On this day in 1937 the composer Philip Glass was born in Baltimore, Maryland to Jewish immigrant parents from Lithuania. Glass’s father owned a record store, and Glass studied flute and keyboard. After cultivating his musical ability at Peabody, Julliard, and in Paris on a Fulbright Scholarship, he arrived in New York City in 1967. At the time New York was in financial and social decline–crime was surging, and the city had taken on a dark, dirty, dangerous character–but the cost of living was relatively cheap. Still, to make a living, Glass was obliged to perform plumbing and heavy labor by day, working with hot lead, and to drive a taxi in the evenings. When he had visited New York as a child it was still safe enough that one could sleep in Central Park at night, but as a young man Glass drove a taxi in a changed city. New York was now under the influence of the drug trade, and during his nighttime driving Glass experienced frequent moments of peril and terror. When Martin Scorsese’s Taxi Driver was released in 1976 Glass declined to see it–he lacked interest in spending leisure time revisiting the nightmares of his own lived memory.

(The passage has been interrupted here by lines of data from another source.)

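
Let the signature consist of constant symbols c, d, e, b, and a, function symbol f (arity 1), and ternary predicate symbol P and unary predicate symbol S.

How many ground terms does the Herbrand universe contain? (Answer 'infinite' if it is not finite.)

infinite

The signature has at least one function symbol (f, arity 1) and at least one constant (c).
Iterating f gives infinitely many distinct ground terms: c, f(c), f(f(c)), ...
So the Herbrand universe is infinite.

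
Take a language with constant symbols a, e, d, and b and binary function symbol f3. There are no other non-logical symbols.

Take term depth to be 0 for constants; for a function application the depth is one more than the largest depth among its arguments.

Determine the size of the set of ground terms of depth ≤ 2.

If N_k denotes the number of depth-≤k ground terms, the 4 constants give N_0 = 4, and each function symbol of arity r contributes N_{k-1}^r new terms at level k: N_k = 4 + N_{k-1}^2.
N_0 = 4
N_1 = 4 + 4^2 = 20
N_2 = 4 + 20^2 = 404

404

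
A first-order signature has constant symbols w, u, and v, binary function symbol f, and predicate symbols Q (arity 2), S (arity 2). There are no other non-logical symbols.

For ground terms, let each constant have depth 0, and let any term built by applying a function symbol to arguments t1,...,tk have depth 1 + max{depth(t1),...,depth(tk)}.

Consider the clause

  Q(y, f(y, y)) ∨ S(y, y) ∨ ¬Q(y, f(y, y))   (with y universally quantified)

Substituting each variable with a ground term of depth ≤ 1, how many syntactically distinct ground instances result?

12

Ground terms of depth ≤ 1:
  Let N_k = |{terms of depth ≤ k}|. Then N_0 = 3 and N_k = 3 + N_{k-1}^2 for k ≥ 1 (one summand per function symbol, arity giving the exponent).
  N_0 = 3
  N_1 = 3 + 3^2 = 12
  Explicitly: w, u, v, f(w, w), f(w, u), f(w, v), f(u, w), f(u, u), f(u, v), f(v, w), f(v, u), f(v, v).
So there are 12 ground terms available for substitution.
There is 1 variable to instantiate (y),  occurring in at least one literal, so different choices give different ground instances.
Number of ground instances = 12.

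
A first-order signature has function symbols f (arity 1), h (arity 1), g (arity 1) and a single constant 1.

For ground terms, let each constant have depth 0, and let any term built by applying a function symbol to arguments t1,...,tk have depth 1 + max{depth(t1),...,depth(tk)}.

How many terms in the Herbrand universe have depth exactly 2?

Let N_k = |{terms of depth ≤ k}|. Then N_0 = 1 and N_k = 1 + N_{k-1} + N_{k-1} + N_{k-1} for k ≥ 1 (one summand per function symbol, arity giving the exponent).
N_0 = 1
N_1 = 1 + 1 + 1 + 1 = 4
N_2 = 1 + 4 + 4 + 4 = 13
Terms of depth exactly 2: N_2 − N_1 = 13 − 4 = 9.

9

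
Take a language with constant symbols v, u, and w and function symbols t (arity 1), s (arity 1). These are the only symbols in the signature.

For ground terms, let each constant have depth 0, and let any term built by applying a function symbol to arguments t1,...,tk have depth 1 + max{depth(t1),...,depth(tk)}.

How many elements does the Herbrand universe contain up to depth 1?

Count level by level. With function symbols t/1, s/1, the terms of depth ≤ k are the 3 constants together with each function applied to depth-≤(k−1) tuples, so N_k = 3 + N_{k-1} + N_{k-1}.
N_0 = 3
N_1 = 3 + 3 + 3 = 9

9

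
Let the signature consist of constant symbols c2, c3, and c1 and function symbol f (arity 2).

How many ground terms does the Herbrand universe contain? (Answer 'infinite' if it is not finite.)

The signature has at least one function symbol (f, arity 2) and at least one constant (c2).
Iterating f gives infinitely many distinct ground terms: c2, f(c2, c2), f(f(c2, c2), f(c2, c2)), ...
So the Herbrand universe is infinite.

infinite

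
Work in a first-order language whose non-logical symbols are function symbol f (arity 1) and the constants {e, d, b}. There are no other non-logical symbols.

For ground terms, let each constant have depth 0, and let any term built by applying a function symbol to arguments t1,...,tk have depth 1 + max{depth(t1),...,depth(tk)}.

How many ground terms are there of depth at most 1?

6

Let N_k = |{terms of depth ≤ k}|. Then N_0 = 3 and N_k = 3 + N_{k-1} for k ≥ 1 (one summand per function symbol, arity giving the exponent).
N_0 = 3
N_1 = 3 + 3 = 6
Explicitly: e, d, b, f(e), f(d), f(b).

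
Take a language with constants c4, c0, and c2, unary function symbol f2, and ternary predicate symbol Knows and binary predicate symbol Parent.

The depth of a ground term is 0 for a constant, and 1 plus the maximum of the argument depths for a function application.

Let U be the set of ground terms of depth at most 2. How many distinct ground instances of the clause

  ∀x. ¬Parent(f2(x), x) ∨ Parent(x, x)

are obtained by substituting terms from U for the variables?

9

Ground terms of depth ≤ 2:
  Count level by level. With function symbols f2/1, the terms of depth ≤ k are the 3 constants together with each function applied to depth-≤(k−1) tuples, so N_k = 3 + N_{k-1}.
  N_0 = 3
  N_1 = 3 + 3 = 6
  N_2 = 3 + 6 = 9
So there are 9 ground terms available for substitution.
The clause has 1 distinct variable (x), which appears in the body. In the free term algebra distinct substitutions yield syntactically distinct ground instances.
Number of ground instances = 9.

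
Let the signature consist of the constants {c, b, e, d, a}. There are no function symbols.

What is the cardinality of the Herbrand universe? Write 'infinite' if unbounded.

5

There are no function symbols, so every ground term is one of the 5 constants.
The Herbrand universe is {c, b, e, d, a}, which is finite with 5 elements.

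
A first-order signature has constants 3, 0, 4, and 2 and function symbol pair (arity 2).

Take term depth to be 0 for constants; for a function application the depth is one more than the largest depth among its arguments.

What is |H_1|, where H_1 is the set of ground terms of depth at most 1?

20

Let N_k = |{terms of depth ≤ k}|. Then N_0 = 4 and N_k = 4 + N_{k-1}^2 for k ≥ 1 (one summand per function symbol, arity giving the exponent).
N_0 = 4
N_1 = 4 + 4^2 = 20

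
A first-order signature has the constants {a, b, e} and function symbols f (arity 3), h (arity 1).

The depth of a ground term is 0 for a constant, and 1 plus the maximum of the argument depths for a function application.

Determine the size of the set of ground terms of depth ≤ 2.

35973

Count level by level. With function symbols f/3, h/1, the terms of depth ≤ k are the 3 constants together with each function applied to depth-≤(k−1) tuples, so N_k = 3 + N_{k-1}^3 + N_{k-1}.
N_0 = 3
N_1 = 3 + 3^3 + 3 = 33
N_2 = 3 + 33^3 + 33 = 35973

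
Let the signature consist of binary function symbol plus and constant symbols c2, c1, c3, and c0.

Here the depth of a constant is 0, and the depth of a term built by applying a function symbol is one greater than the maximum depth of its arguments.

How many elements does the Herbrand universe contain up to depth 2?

404

Count level by level. With function symbols plus/2, the terms of depth ≤ k are the 4 constants together with each function applied to depth-≤(k−1) tuples, so N_k = 4 + N_{k-1}^2.
N_0 = 4
N_1 = 4 + 4^2 = 20
N_2 = 4 + 20^2 = 404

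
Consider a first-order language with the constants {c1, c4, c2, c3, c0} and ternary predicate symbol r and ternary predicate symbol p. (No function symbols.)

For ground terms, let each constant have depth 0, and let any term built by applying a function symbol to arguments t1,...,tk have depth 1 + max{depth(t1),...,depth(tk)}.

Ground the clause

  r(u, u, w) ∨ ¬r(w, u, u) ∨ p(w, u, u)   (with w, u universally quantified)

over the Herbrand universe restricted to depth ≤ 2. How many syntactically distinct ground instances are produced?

Ground terms of depth ≤ 2:
  With no function symbols every ground term is a constant, so there are exactly 5 ground terms at every depth bound.
  N_0 = 5
  N_1 = 5
  N_2 = 5
  Explicitly: c1, c4, c2, c3, c0.
So there are 5 ground terms available for substitution.
Each of w, u ranges independently over the available ground terms, and distinct assignments produce distinct instances.
Number of ground instances = 5^2 = 25.

25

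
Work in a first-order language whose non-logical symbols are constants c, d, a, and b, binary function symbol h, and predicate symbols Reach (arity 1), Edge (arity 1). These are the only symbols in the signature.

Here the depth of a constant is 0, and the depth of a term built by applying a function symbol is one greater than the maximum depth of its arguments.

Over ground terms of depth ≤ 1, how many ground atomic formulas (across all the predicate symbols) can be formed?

40

First count ground terms of depth ≤ 1.
If N_k denotes the number of depth-≤k ground terms, the 4 constants give N_0 = 4, and each function symbol of arity r contributes N_{k-1}^r new terms at level k: N_k = 4 + N_{k-1}^2.
N_0 = 4
N_1 = 4 + 4^2 = 20
So |H| = 20.
A ground atom is a predicate applied to a tuple of terms from H, so the count is the sum over predicates of |H|^arity:
  Reach: 20;  Edge: 20
Total ground atoms: 20 + 20 = 40.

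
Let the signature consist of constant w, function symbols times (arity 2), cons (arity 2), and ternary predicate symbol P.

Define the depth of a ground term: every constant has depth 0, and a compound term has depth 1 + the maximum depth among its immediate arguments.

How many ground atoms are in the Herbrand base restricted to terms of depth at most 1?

First count ground terms of depth ≤ 1.
Let N_k count ground terms of depth at most k. Each non-constant term of depth ≤ k is some function symbol applied to depth-≤(k−1) arguments, giving N_k = 1 + N_{k-1}^2 + N_{k-1}^2.
N_0 = 1
N_1 = 1 + 1^2 + 1^2 = 3
Explicitly: w, times(w, w), cons(w, w).
So |H| = 3.
For each predicate symbol, the number of ground atoms is |H| raised to its arity; summing:
  P: 3^3 = 27
Total ground atoms: 27.

27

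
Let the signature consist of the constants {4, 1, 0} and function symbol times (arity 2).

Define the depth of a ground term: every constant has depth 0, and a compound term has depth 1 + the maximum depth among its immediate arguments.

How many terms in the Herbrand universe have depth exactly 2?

135

Let N_k count ground terms of depth at most k. Each non-constant term of depth ≤ k is some function symbol applied to depth-≤(k−1) arguments, giving N_k = 3 + N_{k-1}^2.
N_0 = 3
N_1 = 3 + 3^2 = 12
N_2 = 3 + 12^2 = 147
Terms of depth exactly 2: N_2 − N_1 = 147 − 12 = 135.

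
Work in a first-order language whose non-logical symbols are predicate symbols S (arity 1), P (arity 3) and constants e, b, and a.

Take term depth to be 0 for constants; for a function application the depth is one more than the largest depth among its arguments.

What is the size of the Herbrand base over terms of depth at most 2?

First count ground terms of depth ≤ 2.
With no function symbols every ground term is a constant, so there are exactly 3 ground terms at every depth bound.
N_0 = 3
N_1 = 3
N_2 = 3
So |H| = 3.
A ground atom is a predicate applied to a tuple of terms from H, so the count is the sum over predicates of |H|^arity:
  S: 3;  P: 3^3 = 27
Total ground atoms: 3 + 27 = 30.

30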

Glass is among the most recognized and financially successful composers today, and the style of his music suggests something important about the dominant spirit of our age. Glass conceived the effect of his work as analogous to that experienced by the audience of Samuel Beckett‘s Waiting for Godot: rather than grand heroic or romantic narratives expressed through melody and harmony, Glass composed works with little or nothing in the way of musical plot, and that instead communicated, through seemingly endless repetition, “the coherence of rationality without the logic.” (Perhaps inappropriate, then, that Glass was commissioned to compose the orchestral opening of the 1984 Olympic Games.) The musical devices frequently found in his work–recurring, looped arpeggios, for example–are now in-built features of keyboards and synthesizers, and his many compositions, symphonies, and string quartets are all, in Terry Teachout‘s final analysis, “excruciatingly boring.” On the other hand, the ethereal, evocative quality of many of his scores lends itself easily to film–for example, to the soundtrack of Mishima: A Life in Four Chapters—and he was an important influence on the English electronic musician Alan Wilder, whose sensibilities shaped the band Depeche Mode during its defining period.
We’ll put a bookmark there in your Alt-Right Almanac for Wednesday, January 31, 2018.